I think this differential is mostly a conservative step — we still have a canonical, single instance, global Fortuna (modulo slight AES rekeying differences) — it just shifts the CPU work of PRF generation out from under the global mutex. (This is especially beneficial because FreeBSD mutexes assume CPU work takes a relatively short amount of time and therefore waiters will spin indefinitely waiting for an on-CPU lock holder. That doesn't work as well for long CPU-intensive PRF generation under lock. Additionally, our mutexes are not fair, so concurrent readers (and rand_harvestq) get varying amounts of lock acquisitions arbitrarily.)

I have a nice screenshot demonstrating the result (in Chacha mode; with AES the readers see about 190 MB/s):

rand_harvestq.png (1×826 px, 164 KB)

I think to actually land this, it probably makes sense to hide this behavior behind a non-default tunable. I don't think that complicates things too much, but please discuss. It's certainly a "Relnotes: yes". Is that acceptable from a secteam perspective, @delphij ?

Another alternative would be to fork the fortuna module, but I don't like that solution much.

Add default-off (for now) knob to enable/disable the feature

This revision now requires review to proceed.May 19 2019, 9:21 PM
  • Rebase on newer version of D20312
  • Refactor somewhat to improve clarity
  • Continue to artificially limit lock hold duration to 4kB in "locked" == "!concurrent" mode
  • Continue to rekey AES at 1MB intervals

I think this is more or less ready to commit (behavior while disabled is
satisfactory), barring any review concerns. Thanks!

cem retitled this revision from EXPERIMENTAL Fortuna: allow increased concurrency to Fortuna: allow increased concurrency.Jun 7 2019, 8:35 PM
cem edited the summary of this revision. (Show Details)
cem edited the test plan for this revision. (Show Details)
cem edited the summary of this revision. (Show Details)

Rebase on D20312 changes

delphij requested changes to this revision.Jun 17 2019, 5:55 PM
delphij added inline comments.
sys/dev/random/fortuna.c
487

The mutex would be held for too long for huge block (it seems that we all missed this in D20312), and it shouldn't because it would enable userland to effectively DoS the kernel because the mutexes would spin waiting for something else that is computational intensive. The synchronization model must be revisited here.
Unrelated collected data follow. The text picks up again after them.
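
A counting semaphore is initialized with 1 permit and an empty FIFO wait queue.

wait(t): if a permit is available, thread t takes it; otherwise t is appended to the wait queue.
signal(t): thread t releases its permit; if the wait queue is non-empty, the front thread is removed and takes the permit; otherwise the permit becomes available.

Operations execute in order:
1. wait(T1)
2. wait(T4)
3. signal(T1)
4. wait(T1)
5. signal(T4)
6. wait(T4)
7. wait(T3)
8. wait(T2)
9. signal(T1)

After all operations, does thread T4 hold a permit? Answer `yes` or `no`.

Answer: yes

Derivation:
Step 1: wait(T1) -> count=0 queue=[] holders={T1}
Step 2: wait(T4) -> count=0 queue=[T4] holders={T1}
Step 3: signal(T1) -> count=0 queue=[] holders={T4}
Step 4: wait(T1) -> count=0 queue=[T1] holders={T4}
Step 5: signal(T4) -> count=0 queue=[] holders={T1}
Step 6: wait(T4) -> count=0 queue=[T4] holders={T1}
Step 7: wait(T3) -> count=0 queue=[T4,T3] holders={T1}
Step 8: wait(T2) -> count=0 queue=[T4,T3,T2] holders={T1}
Step 9: signal(T1) -> count=0 queue=[T3,T2] holders={T4}
Final holders: {T4} -> T4 in holders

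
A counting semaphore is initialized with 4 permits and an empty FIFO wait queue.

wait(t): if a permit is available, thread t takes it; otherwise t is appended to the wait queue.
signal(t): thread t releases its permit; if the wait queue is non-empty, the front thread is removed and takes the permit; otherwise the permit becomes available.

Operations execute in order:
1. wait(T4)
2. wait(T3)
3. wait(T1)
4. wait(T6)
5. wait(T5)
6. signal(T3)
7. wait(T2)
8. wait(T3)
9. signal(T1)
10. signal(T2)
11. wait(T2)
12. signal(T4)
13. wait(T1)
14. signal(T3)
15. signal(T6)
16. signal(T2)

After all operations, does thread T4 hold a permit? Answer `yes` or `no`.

Step 1: wait(T4) -> count=3 queue=[] holders={T4}
Step 2: wait(T3) -> count=2 queue=[] holders={T3,T4}
Step 3: wait(T1) -> count=1 queue=[] holders={T1,T3,T4}
Step 4: wait(T6) -> count=0 queue=[] holders={T1,T3,T4,T6}
Step 5: wait(T5) -> count=0 queue=[T5] holders={T1,T3,T4,T6}
Step 6: signal(T3) -> count=0 queue=[] holders={T1,T4,T5,T6}
Step 7: wait(T2) -> count=0 queue=[T2] holders={T1,T4,T5,T6}
Step 8: wait(T3) -> count=0 queue=[T2,T3] holders={T1,T4,T5,T6}
Step 9: signal(T1) -> count=0 queue=[T3] holders={T2,T4,T5,T6}
Step 10: signal(T2) -> count=0 queue=[] holders={T3,T4,T5,T6}
Step 11: wait(T2) -> count=0 queue=[T2] holders={T3,T4,T5,T6}
Step 12: signal(T4) -> count=0 queue=[] holders={T2,T3,T5,T6}
Step 13: wait(T1) -> count=0 queue=[T1] holders={T2,T3,T5,T6}
Step 14: signal(T3) -> count=0 queue=[] holders={T1,T2,T5,T6}
Step 15: signal(T6) -> count=1 queue=[] holders={T1,T2,T5}
Step 16: signal(T2) -> count=2 queue=[] holders={T1,T5}
Final holders: {T1,T5} -> T4 not in holders

Answer: no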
I think in order to make this work the code needs to be refactored to something more MP friendly, e.g. fortuna_state should be per-CPU, and the read be done in critical sections.

sys/dev/random/uint128.h
69

It seems that this is really uint128_add64?

This revision now requires changes to proceed.Jun 17 2019, 5:55 PM
sys/dev/random/fortuna.c
487

I noticed and fixed this in D20312, actually. In this revision, please see line 477 above (if locked ⇒ chunk_size = PAGE_SIZE;) and corresponding comment.

The user can already DoS the kernel (although less severely) today, due to PAGE_SIZE generation under lock. There's no good way to fix this without the exact change in this revision ­— moving PRF generation out from under the mutex.

This change does make the code substantially more MP friendly, please see the proposed commit message.

sys/dev/random/uint128.h
69

Yes, I can change the name if you like.

delphij added inline comments.
sys/dev/random/uint128.h
69

Yes, please.

This revision is now accepted and ready to land.Jun 17 2019, 6:33 PM

Rename uint128_add to the more appropriate uint128_add64

This revision now requires review to proceed.Jun 17 2019, 7:00 PM
This revision is now accepted and ready to land.Jun 17 2019, 7:36 PM
This revision was automatically updated to reflect the committed changes.